Kansas hard-liner Kris Kobach says he helped write a get-tough executive order for President Donald Trump that clears the way for state and local law enforcement officers to put into deportation proceedings immigrants they apprehend who are in the U.S. illegally.

Now Kobach wants to make that the law in Kansas.

Kobach, the Kansas secretary of state, who served on the Trump transition team, told McClatchy’s Kansas City Star that he helped craft a little-noticed directive in Trump’s Jan. 25 immigration order to revive one of the most controversial federal immigration initiatives of the the last decade.

The program, which President Barack Obama rolled back in 2012, gives police, sheriff’s deputies and state troopers the authority to help get immigrants who are in the U.S. illegally out of the country.
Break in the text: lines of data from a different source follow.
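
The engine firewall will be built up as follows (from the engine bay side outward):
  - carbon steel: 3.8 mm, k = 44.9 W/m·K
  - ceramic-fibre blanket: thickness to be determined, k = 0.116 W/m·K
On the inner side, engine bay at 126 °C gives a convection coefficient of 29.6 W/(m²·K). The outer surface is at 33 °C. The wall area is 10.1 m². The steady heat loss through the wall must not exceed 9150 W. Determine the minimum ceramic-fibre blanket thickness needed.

Series thermal resistances:
R_inner film = 1/(h_i·A) = 1/(29.6×10.1) = 0.003345 K/W
R_carbon steel = L/(kA) = 0.0038/(44.9×10.1) = 8.379×10^-6 K/W
Sum of the known resistances R_other = 0.003353 K/W
Required total resistance R_tot = ΔT/Q_allow = 93/9150 = 0.01016 K/W
R_ceramic-fibre blanket = R_tot − R_other = 0.006811 K/W
L = R·k·A = 0.006811×0.116×10.1

L ≈ 7.98 mm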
It had led to the deportation of thousands of immigrants for minor offenses and provoked accusations of racial profiling.

The White House would not comment on Kobach’s role in revitalizing the program.

Trump’s order does not in itself give law enforcement officials the authority to detain immigrants. But it kicks open the door for state and local jurisdictions to enter into agreements with the federal government that would empower them to do so, under the supervision of U.S. Immigration and Customs Enforcement officials.

A week after Trump issued his order, Republican lawmakers in the Kansas House and Senate introduced a bill in the state Legislature on Kobach’s behalf. The bill would require the Kansas Highway Patrol to seek an agreement with the U.S. Department of Homeland Security that would deputize state troopers to enforce immigration laws.

Kobach is a staunch conservative who was considered for a Trump administration post. He previously has convinced the Kansas Legislature to pass some of the strictest voting restrictions in the country. But after moderate Republicans and Democrats gained seats in the Kansas Legislature in 2016, he could face more difficulty shepherding bills into law this year.